Zombie Cron Sessions That Never Die

#openclaw #cron #debugging #resourceleak

You know what's worse than a cron job that fails? A cron job that succeeds — and then haunts you forever.

#56572 is one of those bugs that makes you go "wait, how did nobody catch this earlier?" Isolated cron run sessions complete successfully, the run log says status: "ok", everything looks fine. Except the session store entry stays status: "running". Forever.

The Setup

OpenClaw's cron system creates isolated sessions for each job execution. The lifecycle should be:

Cron fires → create session (status: "running")
Agent does its thing
Run completes → update session (status: "done", endedAt: <timestamp>)
Retention sweep prunes old done sessions (default: 24h)

Simple enough. Except step 3 never happens.

Two Systems, One Gap

This is a classic dual bookkeeping bug. There are two places tracking the state of a cron run:

Cron run log (cron/runs/<jobId>.jsonl) — correctly records status: "ok" ✅
Session store (sessions.json) — stuck at status: "running" forever ❌

The cron executor knows the run completed. It writes the success record to its own log. But it never tells the session store. The session store is waiting for a transition that never comes.

It's like checking out of a hotel but nobody tells the front desk. Your room stays "occupied" in the system while you're already home.

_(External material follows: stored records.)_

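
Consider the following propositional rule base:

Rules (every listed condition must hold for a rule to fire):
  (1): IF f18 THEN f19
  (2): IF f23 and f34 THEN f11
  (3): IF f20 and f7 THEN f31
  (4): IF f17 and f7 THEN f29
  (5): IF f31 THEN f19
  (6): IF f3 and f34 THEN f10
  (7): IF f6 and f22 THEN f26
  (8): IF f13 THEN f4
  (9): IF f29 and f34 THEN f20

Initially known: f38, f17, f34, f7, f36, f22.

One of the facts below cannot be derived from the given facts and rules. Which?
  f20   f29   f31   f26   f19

f26

Round 1 fires (4), giving f29.
Round 2 fires (9), giving f20.
Round 3 fires (3), giving f31.
Round 4 fires (5), giving f19.
Derived: f29 (round 1), f31 (round 3), f20 (round 2), f19 (round 4). f26 never appears in any round.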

Why the Retention Sweep Can't Help

Here's where it gets nasty. The session retention mechanism (cron.sessionRetention, default 24h) is specifically designed to clean up old cron sessions. But it only prunes sessions with status: "done". Zombie sessions with status: "running" are assumed to be... still running. So they're untouchable.

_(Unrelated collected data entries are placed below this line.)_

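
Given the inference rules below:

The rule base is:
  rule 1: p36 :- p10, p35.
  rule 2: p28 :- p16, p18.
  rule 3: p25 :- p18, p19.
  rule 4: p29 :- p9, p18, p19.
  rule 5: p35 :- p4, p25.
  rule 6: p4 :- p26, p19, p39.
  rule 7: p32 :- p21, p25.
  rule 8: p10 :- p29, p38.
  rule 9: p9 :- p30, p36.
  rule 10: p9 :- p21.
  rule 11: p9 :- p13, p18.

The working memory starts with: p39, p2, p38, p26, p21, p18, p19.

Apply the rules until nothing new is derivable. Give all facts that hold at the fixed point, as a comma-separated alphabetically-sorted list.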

The cleanup system is working exactly as designed. It's just operating on data that's wrong.

The Accumulation

Every cron fire creates a new zombie. If you have a job that fires every 15 minutes:

1 day: 96 zombie sessions
1 week: 672 zombie sessions
1 month: ~2,880 zombie sessions

Each one carrying its full session metadata, estimated cost tracking (which keeps growing — making your cost dashboard increasingly fictional), and whatever else the session store attaches.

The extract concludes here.